Se você sentiu que o mercado de hardware mudou drasticamente nos últimos meses, você não está sozinho. O que antes era uma relação estreita entre a NVIDIA e a comunidade gamer parece ter tomado um novo rumo: o dos escritórios corporativos e dos centros de processamento de inteligência artificial.
Neste artigo, exploramos o cenário preocupante para quem pretende atualizar o PC nos próximos anos, desde o aumento real de preços no Brasil até os rumores de um “hiato” inédito no lançamento de novas GPUs.
NVIDIA: de “rainha dos gráficos” a gigante da IA
No final de 2023, o CEO da NVIDIA, Jensen Huang, declarou que a NVIDIA não era mais uma empresa de gráficos, mas sim uma empresa de IA. Essa mudança de foco reflete-se nos números: enquanto a divisão gamer gerou US$ 4 bilhões em receita no último trimestre, a divisão de Data Centers (focada em IA) arrecadou impressionantes US$ 41 bilhões.
Com uma receita 10 vezes maior vinda do setor corporativo, o incentivo para priorizar o consumidor doméstico diminuiu drasticamente.
O fim do “preço sugerido” e o aumento nos custos
Um dos pilares que mantinha o mercado equilibrado era o OPP (Open Price Program), uma iniciativa da NVIDIA que oferecia suporte financeiro para que parceiras (como Asus e MSI) mantivessem modelos básicos dentro do preço sugerido (MSRP). Rumores indicam que esse programa chegou ao fim.
Somado a isso, enfrentamos:
- Escassez de memórias: o mercado de Data Centers está “sugando” toda a produção de memórias e energia disponível.

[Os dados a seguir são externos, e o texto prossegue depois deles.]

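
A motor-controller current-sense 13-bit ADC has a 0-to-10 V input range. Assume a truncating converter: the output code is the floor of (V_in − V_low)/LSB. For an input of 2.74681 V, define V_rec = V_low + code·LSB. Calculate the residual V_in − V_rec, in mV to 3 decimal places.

0.228 mV

LSB = 10/2^13 = 1.221 mV.
(V_in − V_low)/LSB = (2.74681 − 0)/0.0012207 = 2250.1868 → code 2250 (floor).
Code 2250 maps back to 0 + 2250×0.0012207 V = 2.746582 V.
Difference: 0.000227969 V → 0.228 mV.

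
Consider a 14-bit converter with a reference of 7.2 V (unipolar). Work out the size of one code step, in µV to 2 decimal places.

Full-scale span = 7.2 V.
LSB = 7.2 / 2^14 = 7.2 / 16384 = 0.000439453 V = 439.45 µV.

439.45 µV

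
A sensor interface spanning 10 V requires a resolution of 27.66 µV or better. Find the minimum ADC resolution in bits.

Number of steps required ≥ 10 V / 27.66 µV = 361532.90.
Need 2^N ≥ 361532.90; 2^18 = 262144, 2^19 = 524288.
Minimum N = 19.

19 bits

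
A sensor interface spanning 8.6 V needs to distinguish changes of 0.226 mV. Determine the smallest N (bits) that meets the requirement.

Number of steps required ≥ 8.6 V / 0.226 mV = 38053.10.
Need 2^N ≥ 38053.10; 2^15 = 32768, 2^16 = 65536.
Minimum N = 16.

16 bits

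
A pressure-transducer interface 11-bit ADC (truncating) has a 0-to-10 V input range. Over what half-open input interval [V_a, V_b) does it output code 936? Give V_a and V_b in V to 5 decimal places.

LSB = 10/2^11 = 4.883 mV.
V_a = V_low + 936·LSB = 4.57031 V; V_b = V_low + 937·LSB = 4.5752 V.

[4.57031 V, 4.57520 V)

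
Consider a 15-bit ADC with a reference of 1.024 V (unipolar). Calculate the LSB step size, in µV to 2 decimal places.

31.25 µV

Full-scale span = 1.024 V.
LSB = 1.024 / 2^15 = 1.024 / 32768 = 3.125e-05 V = 31.25 µV.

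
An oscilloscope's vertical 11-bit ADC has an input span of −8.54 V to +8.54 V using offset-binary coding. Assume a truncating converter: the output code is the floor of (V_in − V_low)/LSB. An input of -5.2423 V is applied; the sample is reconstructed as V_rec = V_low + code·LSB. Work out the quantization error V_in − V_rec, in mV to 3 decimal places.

LSB = 17.08/2^11 = 8.340 mV.
Scaled input = 395.4151 LSBs, so code = 395.
V_rec = (−8.54) + 395·0.00833984 = -5.2457617 V.
Difference: 0.00346172 V → 3.462 mV.

3.462 mV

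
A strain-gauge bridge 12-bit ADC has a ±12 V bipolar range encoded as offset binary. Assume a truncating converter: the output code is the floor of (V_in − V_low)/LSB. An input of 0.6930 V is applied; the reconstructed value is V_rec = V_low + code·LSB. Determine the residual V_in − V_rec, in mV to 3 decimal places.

1.594 mV

LSB = 24/2^12 = 5.859 mV.
Scaled input = 2166.2720 LSBs, so code = 2166.
V_rec = (−12) + 2166·0.00585938 = 0.69140625 V.
V_in − V_rec = 0.00159375 V = 1.594 mV.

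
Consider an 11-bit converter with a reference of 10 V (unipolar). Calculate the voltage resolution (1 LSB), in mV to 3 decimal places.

Full-scale span = 10 V.
LSB = 10 / 2^11 = 10 / 2048 = 0.00488281 V = 4.883 mV.

4.883 mV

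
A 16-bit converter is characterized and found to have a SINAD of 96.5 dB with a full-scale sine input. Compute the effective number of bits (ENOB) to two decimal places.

15.74 bits

ENOB = (SINAD − 1.76) / 6.02 = (96.5 − 1.76)/6.02 = 15.738.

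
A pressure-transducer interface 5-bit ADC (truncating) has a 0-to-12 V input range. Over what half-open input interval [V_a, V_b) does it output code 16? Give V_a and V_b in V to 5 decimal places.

[6.00000 V, 6.37500 V)

LSB = 12/2^5 = 375.000 mV.
V_a = V_low + 16·LSB = 6 V; V_b = V_low + 17·LSB = 6.375 V.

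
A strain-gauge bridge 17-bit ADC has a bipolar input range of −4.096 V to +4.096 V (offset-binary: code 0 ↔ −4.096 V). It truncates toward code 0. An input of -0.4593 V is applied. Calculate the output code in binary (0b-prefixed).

LSB = 8.192 V / 131072 = 62.50 µV.
(V_in − V_low)/LSB = (-0.4593 − (−4.096)) / 6.25e-05 = 58187.200.
⌊·⌋(58187.200) = 58187.
In binary (0b-prefixed): 0b1110001101001011.

code 0b1110001101001011 (decimal 58187)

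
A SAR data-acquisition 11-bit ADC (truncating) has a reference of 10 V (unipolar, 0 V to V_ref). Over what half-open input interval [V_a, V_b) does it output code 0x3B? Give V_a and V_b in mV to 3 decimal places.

[288.086 mV, 292.969 mV)

LSB = 10/2^11 = 4.883 mV.
Code 0x3B = 59 decimal.
V_a = V_low + 59·LSB = 0.288086 V; V_b = V_low + 60·LSB = 0.292969 V.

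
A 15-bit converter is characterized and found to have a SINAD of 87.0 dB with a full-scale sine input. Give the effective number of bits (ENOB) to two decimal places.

14.16 bits

ENOB = (SINAD − 1.76) / 6.02 = (87.0 − 1.76)/6.02 = 14.159.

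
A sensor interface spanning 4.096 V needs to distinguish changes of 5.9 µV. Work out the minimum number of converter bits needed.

Number of steps required ≥ 4.096 V / 5.9 µV = 694237.29.
Need 2^N ≥ 694237.29; 2^19 = 524288, 2^20 = 1048576.
Minimum N = 20.

20 bits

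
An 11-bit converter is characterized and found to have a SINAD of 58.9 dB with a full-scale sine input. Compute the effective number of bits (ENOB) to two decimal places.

ENOB = (SINAD − 1.76) / 6.02 = (58.9 − 1.76)/6.02 = 9.492.

9.49 bits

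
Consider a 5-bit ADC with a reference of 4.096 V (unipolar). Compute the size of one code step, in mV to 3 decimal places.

128.000 mV

Full-scale span = 4.096 V.
LSB = 4.096 / 2^5 = 4.096 / 32 = 0.128 V = 128.000 mV.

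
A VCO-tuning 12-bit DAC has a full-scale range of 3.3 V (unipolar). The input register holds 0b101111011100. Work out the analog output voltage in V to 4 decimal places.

LSB = 3.3 V / 2^12 = 0.806 mV.
Code 0b101111011100 = 3036 decimal.
V_out = 0 + 3036 × 0.000805664 V = 2.446 V.

2.4460 V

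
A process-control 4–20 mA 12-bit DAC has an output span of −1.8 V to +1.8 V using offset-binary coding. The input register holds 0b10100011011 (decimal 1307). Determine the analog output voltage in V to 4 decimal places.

LSB = 3.6 V / 2^12 = 0.879 mV.
Code 0b10100011011 = 1307 decimal.
V_out = (−1.8) + 1307 × 0.000878906 V = -0.65127 V.

-0.6513 V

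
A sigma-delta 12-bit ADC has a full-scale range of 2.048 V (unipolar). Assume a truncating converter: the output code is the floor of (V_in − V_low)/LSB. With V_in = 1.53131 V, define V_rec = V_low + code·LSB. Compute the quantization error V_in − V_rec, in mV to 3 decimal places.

0.310 mV

Step size: 2.048 V ÷ 2^12 = 0.500 mV.
(1.53131 − 0)/0.0005 = 3062.6200; ⌊·⌋ gives code 3062.
Reconstructed: 1.531 V.
Error = 1.53131 − 1.531 = 0.00031 V = 0.310 mV.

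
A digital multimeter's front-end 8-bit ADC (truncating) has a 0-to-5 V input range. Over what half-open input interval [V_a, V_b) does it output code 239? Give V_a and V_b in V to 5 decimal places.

[4.66797 V, 4.68750 V)

LSB = 5/2^8 = 19.531 mV.
V_a = V_low + 239·LSB = 4.66797 V; V_b = V_low + 240·LSB = 4.6875 V.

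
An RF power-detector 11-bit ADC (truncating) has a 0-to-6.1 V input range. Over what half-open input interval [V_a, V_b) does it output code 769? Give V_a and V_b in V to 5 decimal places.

[2.29048 V, 2.29346 V)

LSB = 6.1/2^11 = 2.979 mV.
V_a = V_low + 769·LSB = 2.29048 V; V_b = V_low + 770·LSB = 2.29346 V.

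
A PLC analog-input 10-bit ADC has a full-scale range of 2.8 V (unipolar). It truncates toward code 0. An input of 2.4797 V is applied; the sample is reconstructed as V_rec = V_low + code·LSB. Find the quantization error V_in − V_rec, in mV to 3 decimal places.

2.356 mV

Step size: 2.8 V ÷ 2^10 = 2.734 mV.
Scaled input = 906.8617 LSBs, so code = 906.
Code 906 maps back to 0 + 906×0.00273437 V = 2.4773438 V.
Error = 2.4797 − 2.4773438 = 0.00235625 V = 2.356 mV.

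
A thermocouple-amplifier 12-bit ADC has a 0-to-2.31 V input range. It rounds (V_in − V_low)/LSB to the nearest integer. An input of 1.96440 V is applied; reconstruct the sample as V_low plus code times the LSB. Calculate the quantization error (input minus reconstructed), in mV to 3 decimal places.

One LSB is 2.31 V / 4096 = 0.564 mV.
(V_in − V_low)/LSB = (1.96440 − 0)/0.000563965 = 3483.1958 → code 3483 (round).
Code 3483 maps back to 0 + 3483×0.000563965 V = 1.9642896 V.
V_in − V_rec = 0.000110449 V = 0.110 mV.

0.110 mV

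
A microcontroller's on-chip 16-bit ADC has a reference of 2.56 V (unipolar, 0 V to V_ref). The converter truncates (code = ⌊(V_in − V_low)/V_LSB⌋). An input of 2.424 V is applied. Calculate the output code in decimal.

code 62054

With 65536 levels over 2.56 V, one step is 39.06 µV.
(2.424 − 0) / 3.90625e-05 = 62054.400 LSBs.
⌊·⌋(62054.400) = 62054.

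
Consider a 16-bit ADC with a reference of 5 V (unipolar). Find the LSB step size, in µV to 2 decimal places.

Full-scale span = 5 V.
LSB = 5 / 2^16 = 5 / 65536 = 7.62939e-05 V = 76.29 µV.

76.29 µV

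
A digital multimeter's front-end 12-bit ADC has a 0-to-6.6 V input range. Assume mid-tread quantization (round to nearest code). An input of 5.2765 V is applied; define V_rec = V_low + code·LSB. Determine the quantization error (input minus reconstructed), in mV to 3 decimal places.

Step size: 6.6 V ÷ 2^12 = 1.611 mV.
(5.2765 − 0)/0.00161133 = 3274.6279; round gives code 3275.
Code 3275 maps back to 0 + 3275×0.00161133 V = 5.2770996 V.
V_in − V_rec = -0.000599609 V = -0.600 mV.

-0.600 mV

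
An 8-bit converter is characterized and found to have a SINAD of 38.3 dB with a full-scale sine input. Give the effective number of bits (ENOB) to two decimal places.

ENOB = (SINAD − 1.76) / 6.02 = (38.3 − 1.76)/6.02 = 6.070.

6.07 bits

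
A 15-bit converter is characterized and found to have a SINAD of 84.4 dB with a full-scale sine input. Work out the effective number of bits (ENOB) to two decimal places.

13.73 bits

ENOB = (SINAD − 1.76) / 6.02 = (84.4 − 1.76)/6.02 = 13.728.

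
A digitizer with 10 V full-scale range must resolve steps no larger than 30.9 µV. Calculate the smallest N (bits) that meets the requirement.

19 bits

Number of steps required ≥ 10 V / 30.9 µV = 323624.60.
Need 2^N ≥ 323624.60; 2^18 = 262144, 2^19 = 524288.
Minimum N = 19.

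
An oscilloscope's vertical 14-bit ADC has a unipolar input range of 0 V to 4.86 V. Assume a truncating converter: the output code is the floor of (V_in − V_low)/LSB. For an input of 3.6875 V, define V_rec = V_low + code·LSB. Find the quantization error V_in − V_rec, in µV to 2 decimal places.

LSB = 4.86/2^14 = 296.63 µV.
Scaled input = 12431.2757 LSBs, so code = 12431.
Code 12431 maps back to 0 + 12431×0.000296631 V = 3.6874182 V.
Error = 3.6875 − 3.6874182 = 8.17871e-05 V = 81.79 µV.

81.79 µV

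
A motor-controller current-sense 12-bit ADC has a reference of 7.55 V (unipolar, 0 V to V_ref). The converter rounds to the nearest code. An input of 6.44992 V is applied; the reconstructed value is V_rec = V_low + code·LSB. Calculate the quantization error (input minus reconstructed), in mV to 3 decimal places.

0.347 mV

Step size: 7.55 V ÷ 2^12 = 1.843 mV.
Scaled input = 3499.1884 LSBs, so code = 3499.
Reconstructed: 6.4495728 V.
V_in − V_rec = 0.000347246 V = 0.347 mV.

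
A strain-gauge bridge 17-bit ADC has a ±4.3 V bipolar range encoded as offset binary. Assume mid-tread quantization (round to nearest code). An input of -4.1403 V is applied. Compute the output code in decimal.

code 2434

With 131072 levels over 8.6 V, one step is 65.61 µV.
(V_in − V_low)/LSB = (-4.1403 − (−4.3)) / 6.56128e-05 = 2433.977.
Round → code 2434.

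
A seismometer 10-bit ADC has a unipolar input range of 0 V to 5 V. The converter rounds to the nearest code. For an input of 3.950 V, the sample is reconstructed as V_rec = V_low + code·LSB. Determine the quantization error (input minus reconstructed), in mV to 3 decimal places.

One LSB is 5 V / 1024 = 4.883 mV.
(3.950 − 0)/0.00488281 = 808.9600; round gives code 809.
V_rec = 0 + 809·0.00488281 = 3.9501953 V.
Error = 3.950 − 3.9501953 = -0.000195313 V = -0.195 mV.

-0.195 mV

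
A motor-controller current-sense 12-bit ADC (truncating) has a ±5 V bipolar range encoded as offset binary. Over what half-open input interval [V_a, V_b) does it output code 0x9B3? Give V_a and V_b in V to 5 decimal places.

[1.06201 V, 1.06445 V)

LSB = 10/2^12 = 2.441 mV.
Code 0x9B3 = 2483 decimal.
V_a = V_low + 2483·LSB = 1.06201 V; V_b = V_low + 2484·LSB = 1.06445 V.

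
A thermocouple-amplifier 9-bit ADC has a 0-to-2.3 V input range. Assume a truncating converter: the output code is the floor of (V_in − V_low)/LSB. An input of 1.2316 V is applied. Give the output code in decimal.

LSB = 2.3 V / 512 = 4.492 mV.
Input sits at 274.165 steps above V_low.
Floor → code 274.

code 274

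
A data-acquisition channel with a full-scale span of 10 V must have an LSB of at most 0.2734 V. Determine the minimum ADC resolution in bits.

6 bits

Number of steps required ≥ 10 V / 0.2734 V = 36.58.
Need 2^N ≥ 36.58; 2^5 = 32, 2^6 = 64.
Minimum N = 6.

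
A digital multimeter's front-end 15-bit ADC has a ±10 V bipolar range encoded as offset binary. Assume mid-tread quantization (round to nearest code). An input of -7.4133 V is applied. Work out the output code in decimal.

code 4238

Full-scale span = 20 V; LSB = 20/2^15 = 0.610 mV.
(-7.4133 − (−10)) / 0.000610352 = 4238.049 LSBs.
So the output code is 4238.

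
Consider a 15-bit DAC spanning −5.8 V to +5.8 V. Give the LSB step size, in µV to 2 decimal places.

Full-scale span = 11.6 V.
LSB = 11.6 / 2^15 = 11.6 / 32768 = 0.000354004 V = 354.00 µV.

354.00 µV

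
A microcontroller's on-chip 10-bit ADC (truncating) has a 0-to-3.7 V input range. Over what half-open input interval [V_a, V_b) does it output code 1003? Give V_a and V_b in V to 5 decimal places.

[3.62412 V, 3.62773 V)

LSB = 3.7/2^10 = 3.613 mV.
V_a = V_low + 1003·LSB = 3.62412 V; V_b = V_low + 1004·LSB = 3.62773 V.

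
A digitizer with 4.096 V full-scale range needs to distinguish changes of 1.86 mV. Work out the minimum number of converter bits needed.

12 bits

Number of steps required ≥ 4.096 V / 1.86 mV = 2202.15.
Need 2^N ≥ 2202.15; 2^11 = 2048, 2^12 = 4096.
Minimum N = 12.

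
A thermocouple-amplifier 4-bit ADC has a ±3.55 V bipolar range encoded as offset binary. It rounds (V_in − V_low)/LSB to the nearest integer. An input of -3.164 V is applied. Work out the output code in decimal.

Full-scale span = 7.1 V; LSB = 7.1/2^4 = 443.750 mV.
(-3.164 − (−3.55)) / 0.44375 = 0.870 LSBs.
So the output code is 1.

code 1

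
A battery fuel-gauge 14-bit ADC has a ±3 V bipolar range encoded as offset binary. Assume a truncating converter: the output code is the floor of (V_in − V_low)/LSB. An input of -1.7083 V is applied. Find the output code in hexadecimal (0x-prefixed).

Full-scale span = 6 V; LSB = 6/2^14 = 366.21 µV.
Input sits at 3527.202 steps above V_low.
So the output code is 3527.
In hexadecimal (0x-prefixed): 0xDC7.

code 0xDC7 (decimal 3527)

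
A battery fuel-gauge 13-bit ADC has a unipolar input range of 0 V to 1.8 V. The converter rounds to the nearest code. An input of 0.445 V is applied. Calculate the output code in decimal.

code 2025

With 8192 levels over 1.8 V, one step is 219.73 µV.
(0.445 − 0) / 0.000219727 = 2025.244 LSBs.
Round → code 2025.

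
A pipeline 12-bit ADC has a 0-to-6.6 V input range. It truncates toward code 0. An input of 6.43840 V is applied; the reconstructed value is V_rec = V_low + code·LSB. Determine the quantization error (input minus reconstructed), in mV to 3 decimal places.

Step size: 6.6 V ÷ 2^12 = 1.611 mV.
Scaled input = 3995.7101 LSBs, so code = 3995.
Reconstructed: 6.4372559 V.
Difference: 0.00114414 V → 1.144 mV.

1.144 mV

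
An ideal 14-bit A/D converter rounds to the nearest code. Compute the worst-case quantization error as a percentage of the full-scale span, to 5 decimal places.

0.00305 %

Rounding → worst-case error = ½ LSB = V_FS/2^15, so 100/32768 = 0.00305176 % of full scale.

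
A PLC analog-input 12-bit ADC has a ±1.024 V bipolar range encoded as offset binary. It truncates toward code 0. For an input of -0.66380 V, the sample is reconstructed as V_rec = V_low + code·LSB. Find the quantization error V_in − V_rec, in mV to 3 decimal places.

0.200 mV

Step size: 2.048 V ÷ 2^12 = 0.500 mV.
(-0.66380 − (−1.024))/0.0005 = 720.4000; ⌊·⌋ gives code 720.
Reconstructed: -0.664 V.
Error = -0.66380 − (−0.664) = 0.0002 V = 0.200 mV.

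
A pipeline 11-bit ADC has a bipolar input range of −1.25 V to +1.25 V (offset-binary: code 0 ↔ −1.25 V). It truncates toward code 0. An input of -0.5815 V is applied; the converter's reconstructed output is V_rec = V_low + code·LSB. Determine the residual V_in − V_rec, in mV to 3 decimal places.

LSB = 2.5/2^11 = 1.221 mV.
(V_in − V_low)/LSB = (-0.5815 − (−1.25))/0.0012207 = 547.6352 → code 547 (floor).
Code 547 maps back to (−1.25) + 547×0.0012207 V = -0.58227539 V.
Difference: 0.000775391 V → 0.775 mV.

0.775 mV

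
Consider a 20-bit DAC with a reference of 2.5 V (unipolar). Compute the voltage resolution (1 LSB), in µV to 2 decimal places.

2.38 µV

Full-scale span = 2.5 V.
LSB = 2.5 / 2^20 = 2.5 / 1048576 = 2.38419e-06 V = 2.38 µV.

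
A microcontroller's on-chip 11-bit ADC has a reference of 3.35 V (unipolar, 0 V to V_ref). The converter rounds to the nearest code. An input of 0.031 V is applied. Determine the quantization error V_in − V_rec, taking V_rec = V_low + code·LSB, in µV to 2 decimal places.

LSB = 3.35/2^11 = 1.636 mV.
Scaled input = 18.9516 LSBs, so code = 19.
Code 19 maps back to 0 + 19×0.00163574 V = 0.031079102 V.
Difference: -7.91016e-05 V → -79.10 µV.

-79.10 µV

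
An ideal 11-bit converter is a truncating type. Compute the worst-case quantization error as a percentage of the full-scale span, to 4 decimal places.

0.0488 %

Truncating → worst-case error = 1 LSB = V_FS/2^11, so 100/2048 = 0.0488281 % of full scale.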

- Alta nos preços no Brasil: entre novembro de 2023 e o início de 2024, placas populares como a RTX 5060 e RTX 5050 viram aumentos de cerca de 20% no mercado nacional.
Rumores: 2026 será um ano sem novas GeForce?
Pela primeira vez em três décadas, a NVIDIA pode não lançar nenhuma nova arquitetura de GPU em um ano cheio. De acordo com vazamentos, a suposta linha “Kicker” (uma atualização Super para a série 50) pode ter sido cancelada, e a futura RTX 60 pode ser empurrada para o final de 2027 ou até 2028.
O motivo? A baixa disponibilidade de componentes e a prioridade total ao hardware para servidores.
Onde ficam AMD e Intel nessa história?
Enquanto a NVIDIA domina 90% do mercado gamer, a concorrência parece seguir seus passos.
- Intel: traz promessas com a arquitetura Panther Lake e gráficos integrados potentes, que podem desafiar placas de entrada no futuro.
- AMD: tem focado em acompanhar as tecnologias de software da Nvidia (como FSR vs DLSS), mas muitas vezes deixa o consumidor brasileiro no escuro ao não trabalhar com preços sugeridos oficiais no país.
É hora de comprar ou esperar?
Com a perspectiva de que “o melhor preço é o de hoje e amanhã pode piorar”, a recomendação atual é cautela, mas sem hesitação excessiva. Não há sinais de novos lançamentos de hardware da NVIDIA para o curto prazo, e o desenvolvimento parece estar migrando para o campo do software, como o DLSS 4.5 e o Nvidia Reflex de segunda geração.
Se você precisa de hardware novo, esperar por 2026 pode resultar apenas em encontrar prateleiras mais vazias e preços ainda mais elevados.